In the world of real estate, there are always conflicting pressures on the market. If you buy in a reasonably good neighborhood and the price goes up over time, it is possible to sell the house and live off the capital gains. In many instances, the house can be inherited by one of the children of the family and it continues to be lived in and price is not that important till the person moves. In 2008 when the mortgage-backed securities market crashed, we saw house prices fall below their mortgages and people walk away from their homes. It took a few years till investors started buying up the homes and renting them out to stabilize home prices in the area. As a society, we believe home ownership is important, but most politicians do not believe housing is a right, but there should not be too many homeless. The housing market has many contradictions running it.
In an article by Alexandra Stevenson of the New York Times News Service, China has a complicated relationship to real estate. Technically the state or government owns all the property as it is a communist country, however apartments are bought and sold for profit. In China, 30 years ago, the bulk of the population lived in the country, however with the transformation of the economy and jobs in the cities, there was a great migration towards cities and they need a place to live.
This happened for decades and real estate became 1/3 of China’s economic growth. In 2020, the central government cut off easy money that fueled the expansion and this has set off a chain of bankruptcies that shocked a country of homebuyers. At the present time China has 4 million apartments no one wants to buy. There is also 10 million apartments that are in the stage of constructions that may or may not be finished. Billions are owed to builders, painters, real estate agents, small companies and banks around the country.

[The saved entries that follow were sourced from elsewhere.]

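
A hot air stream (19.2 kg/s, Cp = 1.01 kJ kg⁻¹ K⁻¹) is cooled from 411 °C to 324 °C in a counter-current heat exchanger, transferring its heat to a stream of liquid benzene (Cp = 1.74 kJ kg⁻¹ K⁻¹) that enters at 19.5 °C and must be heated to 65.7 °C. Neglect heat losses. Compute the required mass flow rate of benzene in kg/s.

Heat released by hot stream: Q = 19.2 × 1.01 × (411 − 324) = 1687.1 kJ/s
Energy balance on cold side (adiabatic exchanger): Q = ṁ_c·Cp_c·(T_c,out − T_c,in)
ṁ_c = 1687.1 / [1.74 × (65.7 − 19.5)] = 20.987 kg/s

ṁ_c = 21.0 kg/s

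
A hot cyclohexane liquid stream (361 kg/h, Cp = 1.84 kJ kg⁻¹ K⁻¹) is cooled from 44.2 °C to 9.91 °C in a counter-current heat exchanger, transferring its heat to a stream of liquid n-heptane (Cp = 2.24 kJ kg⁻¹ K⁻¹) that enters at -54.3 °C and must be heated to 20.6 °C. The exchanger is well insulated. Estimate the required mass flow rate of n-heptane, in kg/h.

Heat released by hot stream: Q = 361 × 1.84 × (44.2 − 9.91) = 22777 kJ/h
Energy balance on cold side (adiabatic exchanger): Q = ṁ_c·Cp_c·(T_c,out − T_c,in)
ṁ_c = 22777 / [2.24 × (20.6 − -54.3)] = 135.76 kg/h

ṁ_c = 136 kg/h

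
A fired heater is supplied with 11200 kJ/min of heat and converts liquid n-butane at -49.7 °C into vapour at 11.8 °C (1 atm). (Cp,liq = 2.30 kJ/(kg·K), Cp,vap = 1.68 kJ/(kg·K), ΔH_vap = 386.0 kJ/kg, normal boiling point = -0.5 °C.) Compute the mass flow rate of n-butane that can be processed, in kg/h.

ṁ = 1290 kg/h

Δh = 2.30×(-0.5−-49.7) + 386.0 + 1.68×(11.8−-0.5) = 519.82 kJ/kg
Q = 11200 kJ/min = 186.67 kJ/s = 672000 kJ/h
ṁ = Q/Δh = 672000 / 519.82 = 1292.7 kg/h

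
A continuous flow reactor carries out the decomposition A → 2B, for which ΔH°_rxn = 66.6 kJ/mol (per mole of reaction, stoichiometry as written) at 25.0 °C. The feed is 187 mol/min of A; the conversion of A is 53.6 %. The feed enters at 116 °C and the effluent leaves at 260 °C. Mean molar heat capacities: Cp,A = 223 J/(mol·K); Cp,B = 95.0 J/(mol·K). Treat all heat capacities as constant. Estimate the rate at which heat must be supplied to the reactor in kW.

Extent of reaction ξ = 0.536 × 187 = 100.23 mol/min
Reaction term: ξ·ΔH°_rxn = 100.23 × 66.6 = 6675.5 kJ/min
Sensible, feed 116→25 °C: -3794.8 kJ/min
Outlet flows (mol/min): A 86.768, B 200.46
Sensible, products 25→260 °C: 9022.4 kJ/min
Q = ΔH = 11903 kJ/min = 198.38 kW
Heat supplied = 198.38 kW

Q_in = 198 kW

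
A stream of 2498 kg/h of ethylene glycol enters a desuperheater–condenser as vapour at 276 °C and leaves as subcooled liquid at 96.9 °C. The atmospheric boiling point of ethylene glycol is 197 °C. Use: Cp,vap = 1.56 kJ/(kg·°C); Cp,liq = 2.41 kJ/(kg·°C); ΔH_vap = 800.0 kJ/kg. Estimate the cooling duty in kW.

Q_c = 808 kW

vapour 276→197 °C: -123.24 kJ/kg
condensation at 197 °C: -800 kJ/kg
liquid 197→96.9 °C: -241.24 kJ/kg
Δh = -123.24 + -800 + -241.24 = -1164.5 kJ/kg
Q = ṁ·Δh = 2498 kg/h × -1164.5 kJ/kg = -2.9089e+06 kJ/h
|Q| = 808.02 kW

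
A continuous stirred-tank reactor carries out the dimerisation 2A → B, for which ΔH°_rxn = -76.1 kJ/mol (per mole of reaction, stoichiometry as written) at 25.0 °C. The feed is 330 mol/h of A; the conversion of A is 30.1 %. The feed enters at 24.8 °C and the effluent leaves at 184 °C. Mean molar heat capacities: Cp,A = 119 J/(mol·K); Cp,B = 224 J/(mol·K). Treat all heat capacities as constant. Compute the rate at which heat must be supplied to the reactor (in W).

Q_in = 656 W

Extent of reaction ξ = 0.301 × 330 / 2 = 49.665 mol/h
Reaction term: ξ·ΔH°_rxn = 49.665 × -76.1 = -3779.5 kJ/h
Sensible, feed 24.8→25 °C: 7.854 kJ/h
Outlet flows (mol/h): A 230.67, B 49.665
Sensible, products 25→184 °C: 6133.4 kJ/h
Q = ΔH = 2361.7 kJ/h = 0.65603 kW
Heat supplied = 656.03 W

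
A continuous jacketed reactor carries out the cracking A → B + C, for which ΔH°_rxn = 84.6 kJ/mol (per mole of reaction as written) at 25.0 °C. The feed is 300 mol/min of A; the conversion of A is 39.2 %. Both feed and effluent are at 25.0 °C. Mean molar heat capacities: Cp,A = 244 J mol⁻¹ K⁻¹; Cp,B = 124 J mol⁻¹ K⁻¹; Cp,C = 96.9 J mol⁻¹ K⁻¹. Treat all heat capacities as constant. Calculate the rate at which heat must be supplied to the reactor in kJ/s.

Q_in = 166 kJ/s

Extent of reaction ξ = 0.392 × 300 = 117.6 mol/min
Reaction term: ξ·ΔH°_rxn = 117.6 × 84.6 = 9949 kJ/min
Q = ΔH = 9949 kJ/min = 165.82 kW
Heat supplied = 165.82 kJ/s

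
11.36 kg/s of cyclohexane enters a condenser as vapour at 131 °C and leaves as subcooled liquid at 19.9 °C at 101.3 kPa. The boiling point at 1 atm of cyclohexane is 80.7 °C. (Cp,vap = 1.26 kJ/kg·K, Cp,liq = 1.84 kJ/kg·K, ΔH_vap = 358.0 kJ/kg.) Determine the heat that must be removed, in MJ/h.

vapour 131→80.7 °C: -63.378 kJ/kg
condensation at 80.7 °C: -358 kJ/kg
liquid 80.7→19.9 °C: -111.87 kJ/kg
Δh = -63.378 + -358 + -111.87 = -533.25 kJ/kg
Q = ṁ·Δh = 11.36 kg/s × -533.25 kJ/kg = -6057.7 kJ/s
|Q| = 6057.7 kW = 21808 MJ/h

Q_c = 21800 MJ/h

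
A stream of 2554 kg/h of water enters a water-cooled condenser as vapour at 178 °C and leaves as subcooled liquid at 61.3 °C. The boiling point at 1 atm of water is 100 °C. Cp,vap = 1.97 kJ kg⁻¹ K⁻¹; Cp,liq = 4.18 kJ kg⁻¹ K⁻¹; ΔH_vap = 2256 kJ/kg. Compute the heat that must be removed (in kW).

Q_c = 1820 kW

vapour 178→100 °C: -153.66 kJ/kg
condensation at 100 °C: -2256 kJ/kg
liquid 100→61.3 °C: -161.77 kJ/kg
Δh = -153.66 + -2256 + -161.77 = -2571.4 kJ/kg
Q = ṁ·Δh = 2554 kg/h × -2571.4 kJ/kg = -6.5674e+06 kJ/h
|Q| = 1824.3 kW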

The biggest developer to go bankrupt was Evergrande, but it was managed carefully and quietly to allow Evergrande to finish many buildings. The issue is China has tens of thousands of smaller developers around the country that are in similar situation.
Dan Wang, chief economist of Hang Seng Bank believes the only way forward is for the state to bail out some mid-size developers in cities where the crisis is more acute.
China’s top leaders are encouraging state-owned companies to buy the apartments and rent them at lower rents or social housing. The senior level government has committed $41.5 billion to help fund the loans. The 4 million apartments is about 4 billion sq ft according to the National Bureau of Statistics.
According to Caixin, a Chinese economic news outlet, the government has tried out more than 300 measures to increase sales and bolster real estate companies. The measures include: cuts to mortgage rates, trade in old apartments and buy new ones, cheap loans to states to buy unsold apartments.
The central bank has committed $14 billion to buy apartments in 8 hard-hit cities, however only $280 million has been used. The states are not using the money for the same reason consumers are not buying, the apartments tend to be in smaller cities and no demand.
Linking to dividend paying stocks, investing in stocks includes investing in the property of the company and the expectation it will go up over the years. Some companies will hold on to property for generations and some of it could be sold off for capital gains. In every profitable company there are short term, medium- and long-term pressures, how it balances them is something worth considering? if not, likely a hedge fund will increase the short term pressures.